Our own end of tenancy cleaning prices sit within these ranges, and come with a 72-hour re-clean guarantee — which is often what distinguishes a defensible deduction from an excessive one.
Can a Landlord Charge You During the Tenancy?
Generally, no. Cleaning during your tenancy is your responsibility, but your landlord can’t bill you for not meeting their standards mid-tenancy.
The narrow exception is where your actions have caused a specific hazard — a blocked drain from misuse, pest problems caused by food waste left out, or biohazard cleaning required after a breach of the tenancy agreement. Even then, the landlord must give you written notice, opportunity to rectify, and use the proper notice process before claiming costs.
A monthly “cleanliness check” with follow-up fees is not enforceable. If you receive one, ask for the contractual basis and the evidence.
How to Stop the Dispute Happening in the First Place
The strongest position at check-out is walking in with evidence that makes the deduction unnecessary. In practice this means:
- Photograph everything on move-out day with your phone’s default camera so metadata records the date
- Keep the check-in inventory safe from day one
- Follow a thorough cleaning process — our end of tenancy cleaning checklist covers every area inventory clerks actually inspect
- Get a receipt if you hire a professional cleaner (a guarantee-backed clean is the strongest evidence)
- Attend the check-out inspection if your agent allows it
If you’d rather skip the dispute risk entirely, a professional clean with a re-clean guarantee removes most of the uncertainty. Get a free quote for eco-friendly end of tenancy cleaning or call us on 07383 435 879. We cover all London boroughs and include the re-clean guarantee on every job.
Frequently Asked Questions
Is it illegal for a landlord to charge for cleaning in the UK?
Charging a separate cleaning fee is illegal under the Tenant Fees Act 2019, with penalties of up to £5,000 for a first offence. Proposing a deposit deduction for cleaning is legal — but only with evidence that the property is below its check-in standard, after accounting for fair wear and tear.
How much can a landlord reasonably charge for cleaning?
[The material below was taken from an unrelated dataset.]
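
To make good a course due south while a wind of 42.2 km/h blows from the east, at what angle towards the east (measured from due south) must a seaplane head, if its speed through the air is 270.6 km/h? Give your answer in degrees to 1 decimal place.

9.0°

The wind pushes perpendicular to the desired track; the heading must have a component into the wind equal to 42.2 km/h: 270.6 sin θ = 42.2.
sin θ = 0.1559, so θ = 8.972°.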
There is no fixed cap, but adjudicators expect deductions to reflect actual cleaning costs, not punitive amounts. TDS data shows average disputed cleaning deductions run £150 - £350. Deductions materially above this range need quotes or invoices to justify them, or they’re likely to be reduced on adjudication.
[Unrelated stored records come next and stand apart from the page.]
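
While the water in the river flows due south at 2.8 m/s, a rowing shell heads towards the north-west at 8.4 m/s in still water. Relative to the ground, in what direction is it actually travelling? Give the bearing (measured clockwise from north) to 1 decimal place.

Taking east as x and north as y: velocity relative to the water = (-5.940, 5.940) m/s; the water relative to ground = (0.000, -2.800) m/s.
Velocity relative to ground = (-5.940, 5.940) + (0.000, -2.800) = (-5.940, 3.140) m/s.
Bearing = atan2(-5.94, 3.14) = 297.86° clockwise from north.

297.9°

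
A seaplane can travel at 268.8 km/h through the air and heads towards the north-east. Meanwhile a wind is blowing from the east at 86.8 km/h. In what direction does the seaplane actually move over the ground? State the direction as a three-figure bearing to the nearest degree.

029°

Taking east as x and north as y: velocity relative to the air = (190.070, 190.070) km/h; the air relative to ground = (-86.800, 0.000) km/h.
Velocity relative to ground = (190.070, 190.070) + (-86.800, 0.000) = (103.270, 190.070) km/h.
Bearing = atan2(103.27, 190.07) = 28.52° clockwise from north.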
Can a landlord keep my whole deposit for cleaning?
Only if the entire deposit is genuinely needed to return the property to check-in standard, with evidence to prove it. A full-deposit cleaning claim is rare and almost always reduced by the adjudicator. If your landlord is proposing this, ask for the full breakdown and dispute the amount through your deposit scheme.
What if my tenancy agreement says I must pay for professional cleaning?
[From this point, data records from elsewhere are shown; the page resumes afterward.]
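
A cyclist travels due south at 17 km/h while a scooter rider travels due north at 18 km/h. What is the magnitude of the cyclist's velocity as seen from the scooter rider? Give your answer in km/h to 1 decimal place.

Taking east as x and north as y: cyclist velocity = (0.000, -17.000) km/h; scooter rider velocity = (0.000, 18.000) km/h.
Velocity of cyclist relative to scooter rider = (0.000, -17.000) − (0.000, 18.000) = (0.000, -35.000) km/h.
Magnitude = |(0.000, -35.000)| = 35.000 km/h.

35.0 km/h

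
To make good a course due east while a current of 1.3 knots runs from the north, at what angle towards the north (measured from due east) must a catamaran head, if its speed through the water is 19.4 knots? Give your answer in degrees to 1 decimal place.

3.8°

The current pushes perpendicular to the desired track; the heading must have a component into the current equal to 1.3 knots: 19.4 sin θ = 1.3.
sin θ = 0.0670, so θ = 3.842°.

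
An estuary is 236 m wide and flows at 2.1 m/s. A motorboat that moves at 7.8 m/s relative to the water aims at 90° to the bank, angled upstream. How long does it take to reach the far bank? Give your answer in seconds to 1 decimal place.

30.3 s

The component of the motorboat's velocity perpendicular to the bank is 7.8 m/s.
Only the cross-stream component determines the crossing time; the current contributes nothing perpendicular to the bank.
Time = 236 / 7.800 = 30.256 s.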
That clause is unenforceable under the Tenant Fees Act 2019. A landlord cannot require you to hire a specific company, provide a receipt, or pay a fixed cleaning fee, regardless of what the contract says. You can ignore the clause, but you must still return the property to check-in standard to avoid deposit deductions.
Can a landlord charge me if I didn’t leave the property professionally cleaned?
Not as a direct fee. They can deduct from your deposit if the property genuinely isn’t clean to check-in standard, but the deduction must reflect the actual cleaning required, not a flat “professional clean” charge. If you cleaned thoroughly yourself and the property matches check-in condition, no deduction is valid.
What’s the difference between a cleaning fee and a cleaning deduction?
A cleaning fee is a direct charge — banned under UK law. A cleaning deduction is money taken from your protected deposit to restore the property to check-in condition — legal if evidenced. The difference matters: a banned fee triggers local authority penalties, while a valid deduction is enforceable through the deposit scheme.